La Audiencia de Lérida condenó al agresor a 36 años de prisión.

Serafín Cervilla proclamaba impunemente su inocencia en los platós porque los Mossos d’Esquadra, pese a sospecharlo, no podían demostrar que había matado a su pareja. Hasta que por primera vez en España una prueba odontológica le incriminó al certificar que mordió el pecho de la víctima cuando la asesinó.

El cadáver de Marina Ruiz, de 24 años, fue localizado el lunes 15 de febrero de 1999, en las vías del tren junto al polígono industrial de Cervera (Lérida) donde trabajaba en una empresa textil, después de que un maquinista alertara de que su convoy había pasado por encima de un cuerpo inmóvil. Tras recibir el aviso, los Mossos pensaron inicialmente que se podía tratar de un atropello accidental o de un suicidio, según recuerda el inspector de la Policía catalana Jordi Domènech, uno de los responsables de la investigación. Sin embargo, una vez llegaron al lugar rápidamente se decantaron por la hipótesis criminal: el cadáver presentaba una veintena de golpes durísimos en el cráneo, había sangre al lado de las vías (por lo que alguien tuvo que mover el cuerpo para dejarlo entre los raíles), a unos 100 metros hallaron una barra de hierro con sangre y pelos y la chica tenía una aparatosa mordida en el pecho izquierdo, marcas de estrangulamiento en el cuello y estaba desnuda.

La autopsia reveló que la barra de hierro -un inmovilizador- había sido usada por el asesino también para simular una violación, lo que fue un indicio de que el autor del crimen podía ser alguien del entorno de la joven porque, además de la agresividad con que la atacó, trató de dejar pistas falsas. Los Mossos también sospecharon de que podría ser alguien vinculado a la víctima por la ira que se desprendía del brutal ataque, con golpes que le abrieron el cráneo y que también rompieron el arma homicida.

Según el entorno de la pareja, ambos habían discutido el fin de semana previo al crimen, cuando la chica le confesó que se veía con otro hombre. Según el entorno de la pareja, ambos habían discutido el fin de semana previo al crimen, cuando la chica le confesó que se veía con otro hombre.
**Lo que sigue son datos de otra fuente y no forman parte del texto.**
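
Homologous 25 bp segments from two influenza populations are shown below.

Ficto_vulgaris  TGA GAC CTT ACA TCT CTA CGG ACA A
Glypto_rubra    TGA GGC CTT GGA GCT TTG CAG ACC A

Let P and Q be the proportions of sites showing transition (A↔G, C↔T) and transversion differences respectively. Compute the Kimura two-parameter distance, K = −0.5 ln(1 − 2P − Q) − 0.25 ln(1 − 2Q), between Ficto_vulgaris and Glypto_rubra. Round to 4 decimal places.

0.4356

The sequences differ at positions 5 (A/G, transition), 10 (A/G, transition), 11 (C/G, transversion), 13 (T/G, transversion), 16 (C/T, transition), 18 (A/G, transition), 20 (G/A, transition), 24 (A/C, transversion).
Of the 8 differences, 5 transitions and 3 transversions over 25 sites: P = 5/25 = 0.200000, Q = 3/25 = 0.120000.
d = −0.5·ln(0.480000) − 0.25·ln(0.760000) = −0.5·(-0.733969) − 0.25·(-0.274437) = 0.4356.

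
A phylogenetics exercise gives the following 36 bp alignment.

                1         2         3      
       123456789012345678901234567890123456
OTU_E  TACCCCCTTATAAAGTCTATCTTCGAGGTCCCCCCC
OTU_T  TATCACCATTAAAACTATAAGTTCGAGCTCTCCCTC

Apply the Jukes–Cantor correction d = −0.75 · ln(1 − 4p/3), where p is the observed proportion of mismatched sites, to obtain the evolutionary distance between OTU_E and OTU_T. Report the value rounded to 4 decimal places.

Mismatches occur at site 3 (C↔T), site 5 (C↔A), site 8 (T↔A), site 10 (A↔T), site 11 (T↔A), site 15 (G↔C), site 17 (C↔A), site 20 (T↔A), site 21 (C↔G), site 28 (G↔C), site 31 (C↔T), site 35 (C↔T).
p = 12/36 = 0.333333.
d = −0.75 · ln(1 − (4/3)·0.333333) = −0.75 · ln(0.555556) = −0.75 · (-0.587786) = 0.4408.

0.4408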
Como es habitual, los investigadores tomaron declaración al entorno de la víctima, entre ellos a su pareja, Serafín Cervilla, de 28 años quien trabajaba en una fábrica en el mismo polígono que su novia, a la que se dirigió a trabajar tras asesinarla. Lo que Cervilla testificó en su primera declaración policial no levantó sospechas, pero los agentes sí se fijaron en su actitud mientras estaba en la sala de espera, ya que con gestos mandó callar a sus hermanos ante el temor de que les estuvieran escuchando.

 

Una discusión

De los testigos, los Mossos también extrajeron sospechas que apuntaban a Cervilla: varios le definieron como una persona muy celosa y detallaron que el fin de semana previo al crimen, en que se celebraba el día de los enamorados, ambos discutieron, hasta el punto de que los agentes encontraron un pastel rosa en forma de corazón arrojado sin probar en la basura de su casa. Además, los amigos de la pareja también testificaron que la chica, harta de la insistencia de Cervilla, le confesó aquel fin de semana que se veía con otro hombre, aunque no se ha podido comprobar que fuese cierto.
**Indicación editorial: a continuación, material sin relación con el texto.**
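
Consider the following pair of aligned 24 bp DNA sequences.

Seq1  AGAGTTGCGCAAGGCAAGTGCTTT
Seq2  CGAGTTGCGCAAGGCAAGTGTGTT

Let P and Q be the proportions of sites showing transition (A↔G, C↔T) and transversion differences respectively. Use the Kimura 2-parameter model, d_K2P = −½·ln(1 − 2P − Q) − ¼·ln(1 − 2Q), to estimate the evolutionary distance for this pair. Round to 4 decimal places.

Differing sites — 1:A/C (Tv); 21:C/T (Ti); 22:T/G (Tv).
Of the 3 differences, 1 transition and 2 transversions over 24 sites: P = 1/24 = 0.041667, Q = 2/24 = 0.083333.
d = −0.5·ln(0.833333) − 0.25·ln(0.833334) = −0.5·(-0.182322) − 0.25·(-0.182321) = 0.1367.

0.1367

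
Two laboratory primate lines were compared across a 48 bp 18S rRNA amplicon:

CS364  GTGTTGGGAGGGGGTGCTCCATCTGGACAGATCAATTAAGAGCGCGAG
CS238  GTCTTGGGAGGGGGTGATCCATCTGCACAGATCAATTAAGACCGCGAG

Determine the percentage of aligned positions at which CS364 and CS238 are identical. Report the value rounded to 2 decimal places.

91.67%

Differing sites — 3:G/C; 17:C/A; 26:G/C; 42:G/C.
44 of the 48 sites match, so the percent identity is 44/48 × 100 = 91.67%.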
Los Mossos ya tenían un posible móvil para el crimen, aunque les faltaban las pruebas para corroborar sus sospechas ante el juez. La barra de hierro, tras comprobar que la sangre y los pelos eran de la víctima, y que había servido para penetrarla para simular una violación, dio esperanzas a los agentes, pero no aportó huellas concluyentes. Otro indicio que avaló las suposiciones se produjo durante un homenaje que convocó el Ayuntamiento en recuerdo a la víctima: arropado por las autoridades municipales, Cervilla llevaba un ramo de flores que estuvo a punto de dejar en el punto exacto del asesinato -que solo conocía él y la Policía-, aunque se dio cuenta y lo acabó depositando a unos 100 metros.
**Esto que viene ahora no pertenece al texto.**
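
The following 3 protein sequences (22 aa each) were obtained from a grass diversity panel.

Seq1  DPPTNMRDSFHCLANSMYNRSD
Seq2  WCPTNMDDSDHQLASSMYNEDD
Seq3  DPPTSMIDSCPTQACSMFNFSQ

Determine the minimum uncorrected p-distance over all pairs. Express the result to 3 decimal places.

Pairwise Hamming distances:
  Seq1 vs Seq2: 8
  Seq1 vs Seq3: 10
  Seq2 vs Seq3: 13
The smallest is 8 mismatches, between Seq1 and Seq2; p = 8/22 = 0.364.

0.364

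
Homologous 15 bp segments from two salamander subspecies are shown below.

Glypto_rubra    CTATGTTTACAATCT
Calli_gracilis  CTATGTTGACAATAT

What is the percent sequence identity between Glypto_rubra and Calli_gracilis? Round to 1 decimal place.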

Al tratarse de un suceso de finales del siglo pasado, los investigadores tampoco podían contar con la triangulación de los teléfonos móviles para confirmar si Cervilla estaba en el lugar del crimen, cometido a las 5,35 horas de la mañana, a cuatro grados bajo cero, media hora antes de que Marina Ruiz empezara a trabajar. De hecho, poco antes, las cámaras de seguridad de una nave cercana captaron cómo la víctima se acercaba a hablar con una persona en aquella zona apartada: el hecho de que la chica actuara con familiaridad, pese a ir sola y de noche, también estrechó el cercó policial sobre Cervilla.

Y en una de sus muchas apariciones en los medios de comunicación, Cervilla cometió un desliz que también corroboró las sospechas: le contó al taxista que le acompañó al plató detalles del crimen que solo podía saber el asesino.

 

La prueba definitiva

Pese a que todos los indicios apuntaban al novio, los Mossos no lograban obtener ninguna prueba material, hasta que empezaron a explorar una pista que había arrojado la autopsia, que confirmó que la mordedura que la chica tenía en su pecho izquierdo era perimortem -provocada minutos antes o después de la muerte-.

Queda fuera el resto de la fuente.